There is, however, another group of applications of machine learning in which the application of machine learning is very much in the background. We refer to these as data enrichment applications as in these cases machine learning models are used to add useful tags or other information to existing data so that that data can be used more effectively. In these instances you might say that the application of machine learning happens at the earliest part of the diagram above before the arrow labelled data.

Augmenting data collected by large-scale sky survey telescopes (such as the Sloan Digital Sky Survey) is a good example of data enrichment. Astrophysicists (as well as astronomers, cosmologists, and others) use data collected by these telescopes to answer fundamental questions about how the universe works, how it started, and where it is headed. In order to use sky survey data to answer these big questions, however, the data needs to be augmented with information identifying the sky objects contained in each image and capturing their characteristics (many of which cannot be directly measured). It is interesting to hear astrophysicists talk about this type of work as they are very blunt that collecting and processing data does not count as science – the science starts only after this is all done and they start trying to answer their questions. Given the big questions they are answering we’ll allow them this conceit for now.

The volume of data collected by modern sky survey telescopes is so large (hundreds of thousands of images per night), however, that it is not feasible to manually add the kind of cataloguing information described above. Instead modern sky survey projects turn to machine learning for these tasks. Given a set of training images models can be trained to recognise different types of sky objects and their characteristics, and the raw image data can be enriched with this information (which can be seen a a kind of meta-data). Astrophysicists can then use this extra information to retrieve examples in which they are particularly interested or to separate data for analytical tests.

Morphological classification of galaxies is a nice example of this. Edwin Hubble developed a classification of different galaxy types based on their shapes (or morphology). This is commonly referred to as the Hubble Tuning Fork. The basic level of separation is into spiral or elliptical galaxies with these high level categories breaking down into further subcategories. The images below show some examples.

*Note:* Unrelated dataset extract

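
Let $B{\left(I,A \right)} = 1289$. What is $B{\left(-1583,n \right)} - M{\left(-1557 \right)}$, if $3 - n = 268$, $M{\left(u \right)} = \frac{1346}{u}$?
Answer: $\frac{2008319}{1557} \approx 1289.9$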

From Fundamentals of Machine Learning for Predictive Data Analytics: Algorithms, Worked Examples and Case Studies and the Sloan Digital Sky Survey.

Machine learning models can be built that accurately recognise what type of galaxy is in an image as well as being able to tell other sky objects apart and to accurately predict values for key attributes such as red shift. One of the freely available sample chapters of our book, Fundamentals of Machine Learning for Predictive Data Analytics, covers how to do this type of classification using machine learning models in detail. Current state of the art approaches, for example Dielman et al, use convolutional neural networks to do this to very high levels of accuracy.

The astronomical example is, however, just one of many examples of using machine learning to enrich datasets for later processing. Other examples include recognising the course a recipe best suits, document classification, adding personality characteristics to social networks accounts. It is worth thinking about this when deciding how best to apply machine learning to your data.